The KT Construction Law Blog introduces a crossover topic on 401ks, relevant to Construction industry employers, by Todd Castleton, and originally posted on the KT ERISA Corner Blog.

It is always a good idea to periodically perform an internal self-audit of a 401(k) plan’s definition of compensation, to verify that the definition matches the administration in the plan sponsor’s payroll and reporting system and, consequently, the correct deferral and matching contributions are being made.

Compensation definitions specify remuneration elements that are either included or excluded when making contribution calculations. Improper treatment of various elements is a common operational error of 401(k) plan administration, and a common focus of both the Internal Revenue Service’s and U.S. Department of Labor’s audit programs. If the plan documents and payroll system do not match, it can be a time-consuming and expensive error to correct. But in the wake of major tax reform legislation, a compensation self-audit can be vital to avoiding costly administrative errors and corrections.

The Tax Cuts and Jobs Act (“TCJA”) signed into law late in 2017 made several changes to the tax code that eliminated the ability for employers to deduct and employees to exclude from income certain fringe benefits received by the employee. For example, before 2018, the Internal Revenue Code (the “Code”) allowed an above-the-line deduction (meaning the amount is excluded from adjusted gross income rather than being an itemized deduction) for employees who incurred moving expenses.

The pre-2018 Code also allowed employers to reimburse employee-incurred moving expenses without including those amounts in the employee’s income.
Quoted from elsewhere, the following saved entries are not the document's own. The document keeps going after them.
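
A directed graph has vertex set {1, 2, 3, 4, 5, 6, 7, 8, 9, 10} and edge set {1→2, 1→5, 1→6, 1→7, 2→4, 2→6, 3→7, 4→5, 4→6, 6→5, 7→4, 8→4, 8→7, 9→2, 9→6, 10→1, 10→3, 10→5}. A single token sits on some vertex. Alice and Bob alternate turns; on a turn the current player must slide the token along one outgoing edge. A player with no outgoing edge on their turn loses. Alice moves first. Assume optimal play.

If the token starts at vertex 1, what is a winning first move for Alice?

Classify positions by backward induction: terminal positions (no move available) are L. From any other position, the mover wins iff some move reaches an L.
Every edge goes from a vertex to one that appears earlier in the order 5, 6, 4, 7, 2, 9, 3, 8, 1, 10, so processing vertices in that order labels each vertex after all of its successors.
5: no outgoing edge → L
6: →5(L), so W
4: →5(L), so W
7: →4(W) only, which is W, so L
2: →4(W), 6(W) — all W, so L
9: →2(L), so W
3: →7(L), so W
8: →7(L), so W
1: →2(L), so W
10: →5(L), so W
From 1, the L positions reachable in one move are: 2, 7, 5. Any move reaching one of these is winning.

Move to 2.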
Beginning with the 2018 tax year through 2025, the deduction and exclusion for moving expenses is suspended under new Code Sections 132(g)(2) and 217(k).
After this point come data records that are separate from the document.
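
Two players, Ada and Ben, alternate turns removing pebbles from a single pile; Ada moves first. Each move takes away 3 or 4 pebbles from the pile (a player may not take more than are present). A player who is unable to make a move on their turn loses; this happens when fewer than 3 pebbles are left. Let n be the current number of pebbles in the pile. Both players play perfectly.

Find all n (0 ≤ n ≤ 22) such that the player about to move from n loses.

Compute win/loss labels from the base case upward. A position with no move is L. Any other position is W if it can reach an L in one move, else L.
n=0: no move → L
n=1: no move → L
n=2: no move → L
n=3: reaches L-position 0 → W
n=4: reaches L-position 1 → W
n=5: reaches L-position 2 → W
n=6: reaches L-position 2 → W
n=7: only reaches 4(W), 3(W), all W → L
n=8: only reaches 5(W), 4(W), all W → L
n=9: only reaches 6(W), 5(W), all W → L
n=10: reaches L-position 7 → W
n=11: reaches L-position 8 → W
n=12: reaches L-position 9 → W
n=13: reaches L-position 9 → W
n=14: only reaches 11(W), 10(W), all W → L
n=15: only reaches 12(W), 11(W), all W → L
n=16: only reaches 13(W), 12(W), all W → L
n=17: reaches L-position 14 → W
n=18: reaches L-position 15 → W
n=19: reaches L-position 16 → W
n=20: reaches L-position 16 → W
n=21: only reaches 18(W), 17(W), all W → L
n=22: only reaches 19(W), 18(W), all W → L
Reading off the rows marked L gives the requested list; there are 11 such values of n.

0, 1, 2, 7, 8, 9, 14, 15, 16, 21, 22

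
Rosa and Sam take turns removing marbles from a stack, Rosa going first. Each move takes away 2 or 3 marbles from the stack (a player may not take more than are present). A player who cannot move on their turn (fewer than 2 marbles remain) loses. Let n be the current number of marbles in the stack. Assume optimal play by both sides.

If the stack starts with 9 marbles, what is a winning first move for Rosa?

Remove 3, leaving 6.

Positions with no move are L. A position that does have a move is losing for the player to move precisely when every available move leads to a winning position for the opponent. Fill in the labels:
n=0: no move → L
n=1: no move → L
n=2: reaches L-position 0 → W
n=3: reaches L-position 1 → W
n=4: reaches L-position 1 → W
n=5: only reaches 3(W), 2(W), all W → L
n=6: only reaches 4(W), 3(W), all W → L
n=7: reaches L-position 5 → W
n=8: reaches L-position 6 → W
n=9: reaches L-position 6 → W
From 9, the L positions reachable in one move are: 6.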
Some 401(k) plans’ definitions of compensation distinguish between fringe benefits that are includable in or excludable from gross income, and will either be included or excluded from the plan’s definition of compensation depending on which tax category the fringe amount falls into. As a result, plan administrators will need to review their plan’s definition of compensation and may need to change the payroll system to reflect whether the moving expense element of remuneration is included or excluded for 401(k) plan purposes if it is no longer excludable from taxable income. Through this process, it is a good idea to check the other elements of remuneration identified in the plan’s compensation definition as well, and verify they are all properly coded in the employer’s payroll system.